Maybe Social Media Isn't All Bad

Logging into Facebook for the first time in a month, I see that I've been tagged: an old acquaintance and fellow musician. He's talking about a concert. About _that_ concert. I was finishing grade twelve. He was I think two years behind me in school. But we were playing in the same youth orchestra, in Montreal, the first anglophone orchestra to perform at the AOJQ (Association des orchestres de jeunes du Quebec) festival since its inception.

The trip itself was a blast. A lot of hard work, a lot of fun; I remember a visit to the locker rooms at the Bell Centre where the Habs play, and the agony of the bus ride home through traffic, as I'd ill-advisedly forgotten to use the facilities before we left. There was a lot of weirdness and want as well. We were a group of teenagers a couple thousand kilometres from home, meeting so many people we'd know for a week and never see again. I remember one of my friends, one of our bassists, fell for one of the trombonists from another orchestra. Like him, mixed ancestry, Chinese and Anglo-Canadian. An instant connection. Nothing so interesting happened to me, but I did spend one afternoon in Vieux Montreal in a little subterranean cafe with one of our percussionists, talking about the girls we couldn't get over. I told him about the first person I'd ever opened up to about my sexual assault and the taunting and bullying that followed. That the person who sat and listened unconditionally was a lovely blonde girl I knew from the next city over, and who I'd have in my life as a friend for a few summers when I was 13, 14, 15. He opened up to me about the girl he'd fallen for, with whom he'd been together for a while, and how it was all starting to come apart. The helplessness he felt about not being able to stop that. He told me how they'd sit and listen to Gould on his front porch and drink black tea in silence; and improbably, six months later at a party, I'd meet a girl with her name and description. _Hey,_ I asked, _Do you know _____ by any chance?_ Yes, she told me, it never quite worked out; but I remember we sat out on his front deck and listened to Gould and sat there in silence, and...

A week of rehearsals, a series of concerts at the end where we'd all perform. We ended up pairing with one of the Quebec orchestras, and were conducted by the festival's invited conductor, Emmanuel Plasson, for two of the pieces. There was an electricity and tension. We worked so hard for this. We wanted this moment so bad.

And when the lights went off and after our oboist gave us the A, we ran down our program almost flawlessly. There was a real silence in the audience. They recognized that this was special. We recognized this was special. When we were done, the audience jumped up and gave us a standing O that felt like it went on forever. I've never experienced anything like that before or since: the feeling, the music! (Shostakovich, Saint-Saens, Kalinnikov...), or even the people. We were young and figuring things out, as all teenagers are. But for me, it came at a point in my life where I was casting off the worst years of my life and coming into an understanding of myself that was fully my own. We flew home. The concert faded to a vivid memory: a week in Montreal, the people I played with, the conversations and moments we had; a darkened theatre; a raucous standing O.

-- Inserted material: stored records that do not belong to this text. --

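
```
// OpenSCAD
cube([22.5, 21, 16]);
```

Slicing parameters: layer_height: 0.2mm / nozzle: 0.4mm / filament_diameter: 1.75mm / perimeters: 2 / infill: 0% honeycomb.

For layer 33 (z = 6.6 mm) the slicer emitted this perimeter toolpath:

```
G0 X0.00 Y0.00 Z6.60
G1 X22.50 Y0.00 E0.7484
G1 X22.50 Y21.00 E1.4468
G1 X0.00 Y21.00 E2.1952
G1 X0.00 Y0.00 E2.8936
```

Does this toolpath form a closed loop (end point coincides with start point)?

yes

Start point (G0): (0.00, 0.00). End point (last G1): the path returns to the start — closed.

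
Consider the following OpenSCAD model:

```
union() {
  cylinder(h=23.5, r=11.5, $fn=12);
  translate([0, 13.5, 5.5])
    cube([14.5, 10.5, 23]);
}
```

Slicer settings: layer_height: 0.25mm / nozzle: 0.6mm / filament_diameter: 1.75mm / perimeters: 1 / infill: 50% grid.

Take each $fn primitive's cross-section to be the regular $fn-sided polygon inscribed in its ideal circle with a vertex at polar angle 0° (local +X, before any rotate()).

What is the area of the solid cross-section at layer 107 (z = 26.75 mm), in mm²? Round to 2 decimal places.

152.25 mm²

At z = 26.75 mm: the cylinder is absent (z outside [0, 23.5]); the 14.5×10.5 cube at (0, 13.5) contributes its full rectangle (area 152.25 mm²); Taking the union: only the 14.5×10.5 cube at (0, 13.5) is present, so the union is just that shape — area = 152.25 mm². Overall, the cross-section is a single solid region. Net area = 152.25 mm².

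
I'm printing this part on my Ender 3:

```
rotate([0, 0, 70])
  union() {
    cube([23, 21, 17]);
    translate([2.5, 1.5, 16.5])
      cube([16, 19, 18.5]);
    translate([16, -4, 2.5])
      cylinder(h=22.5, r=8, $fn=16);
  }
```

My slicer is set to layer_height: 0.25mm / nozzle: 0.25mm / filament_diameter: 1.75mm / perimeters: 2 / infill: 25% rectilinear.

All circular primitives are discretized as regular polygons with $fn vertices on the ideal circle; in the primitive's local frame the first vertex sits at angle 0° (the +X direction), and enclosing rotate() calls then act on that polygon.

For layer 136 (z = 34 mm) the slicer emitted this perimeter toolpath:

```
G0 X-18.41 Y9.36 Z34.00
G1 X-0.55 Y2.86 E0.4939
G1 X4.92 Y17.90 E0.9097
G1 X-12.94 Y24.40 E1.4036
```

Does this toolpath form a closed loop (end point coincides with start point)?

no

Start point (G0): (-18.41, 9.36). End point (last G1): the path does not return to the start — open.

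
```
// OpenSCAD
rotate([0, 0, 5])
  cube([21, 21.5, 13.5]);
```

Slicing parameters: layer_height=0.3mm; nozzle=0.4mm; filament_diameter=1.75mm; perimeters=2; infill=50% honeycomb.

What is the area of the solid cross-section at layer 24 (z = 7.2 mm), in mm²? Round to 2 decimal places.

At z = 7.2 mm: the cube is present — its section is the full 21×21.5 rectangle (area 451.50 mm²); (rotated 5° about Z; rotation is an isometry so areas/perimeters/island counts are preserved). Overall, the cross-section is a single solid region. Net area = 451.50 mm².

451.50 mm²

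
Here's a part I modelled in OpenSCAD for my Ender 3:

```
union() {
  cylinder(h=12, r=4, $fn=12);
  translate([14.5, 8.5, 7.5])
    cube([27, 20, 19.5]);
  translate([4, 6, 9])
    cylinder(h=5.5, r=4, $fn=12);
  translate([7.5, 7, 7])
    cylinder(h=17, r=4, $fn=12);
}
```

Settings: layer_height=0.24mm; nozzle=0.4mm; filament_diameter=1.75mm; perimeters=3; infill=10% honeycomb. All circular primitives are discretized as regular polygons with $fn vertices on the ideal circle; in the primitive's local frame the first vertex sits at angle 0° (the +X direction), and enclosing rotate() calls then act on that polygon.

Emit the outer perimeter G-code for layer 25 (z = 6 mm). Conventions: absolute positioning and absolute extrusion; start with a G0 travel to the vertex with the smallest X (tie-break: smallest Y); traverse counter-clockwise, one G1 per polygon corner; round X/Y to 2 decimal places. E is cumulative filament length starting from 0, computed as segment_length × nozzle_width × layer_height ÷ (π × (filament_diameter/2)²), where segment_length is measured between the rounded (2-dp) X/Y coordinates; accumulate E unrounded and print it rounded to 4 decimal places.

G0 X-4.00 Y0.00 Z6.00
G1 X-3.46 Y-2.00 E0.0827
G1 X-2.00 Y-3.46 E0.1651
G1 X0.00 Y-4.00 E0.2478
G1 X2.00 Y-3.46 E0.3305
G1 X3.46 Y-2.00 E0.4129
G1 X4.00 Y0.00 E0.4955
G1 X3.46 Y2.00 E0.5782
G1 X2.00 Y3.46 E0.6606
G1 X0.00 Y4.00 E0.7433
G1 X-2.00 Y3.46 E0.8260
G1 X-3.46 Y2.00 E0.9084
G1 X-4.00 Y0.00 E0.9911

At z = 6 mm: the r=4 cylinder contributes a regular 12-gon of circumradius 4; the cube at (14.5, 8.5) is absent (z outside [7.5, 27]); the cylinder at (4, 6) is absent (z outside [9, 14.5]); the cylinder at (7.5, 7) is absent (z outside [7, 24]); Merging all regions: only the r=4 cylinder is present, so the union is just that shape — 1 connected region. The outline is a single polygon with 12 vertices. Extrusion per mm of travel: 0.4 × 0.24 / (π × 0.875²) = 0.039912. Accumulating E over each segment gives final E = 0.9911.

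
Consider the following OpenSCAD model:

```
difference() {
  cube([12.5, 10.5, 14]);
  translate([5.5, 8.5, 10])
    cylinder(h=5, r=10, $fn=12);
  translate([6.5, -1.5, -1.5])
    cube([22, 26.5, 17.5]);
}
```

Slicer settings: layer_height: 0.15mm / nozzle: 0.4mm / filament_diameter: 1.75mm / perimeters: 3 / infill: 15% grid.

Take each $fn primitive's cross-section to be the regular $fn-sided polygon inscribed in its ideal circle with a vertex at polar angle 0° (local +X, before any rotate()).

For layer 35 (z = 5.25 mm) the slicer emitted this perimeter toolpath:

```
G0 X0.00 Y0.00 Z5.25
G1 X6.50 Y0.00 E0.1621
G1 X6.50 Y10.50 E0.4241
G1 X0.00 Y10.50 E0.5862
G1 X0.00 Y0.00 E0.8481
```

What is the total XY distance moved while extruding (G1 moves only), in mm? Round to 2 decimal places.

34.00 mm

Sum the Euclidean lengths of each G1 segment: total = 34.00 mm.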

Until last night, when I found out there was a recording, which I'd never even thought might even be a possibility. I downloaded everything. I uploaded it to my cloud storage. I re-indexed my Sonos music library, and put it on to listen to with my partner.

It's wild to say we weren't as good as I remembered, but we were actually better. After the Shostakovich, my partner asked me, _who's the piccolo player?_ A flautist herself. Deeply impressed with the playing. That piccolo player, as far as I can tell, done that year. Had a child immediately after high school. I ran into her a few years later in university, and was gutted when she didn't recognize me. The story of my life. She never played in the university wind bands. I think she's in financial services now. I'm sure she's great at it. I hope she's still playing, in some kind of way.

After we finished the final piece, I was crying. As my partner puts it, I cry at everything, but especially this. Especially this. To get a chance, decades later, to remember even more about a special week in your life; be honest, how often does that happen? The recordings were mastered so well. We sounded so good. My only concern a small one of ego. The music was as I remembered. But, they left off all the applause.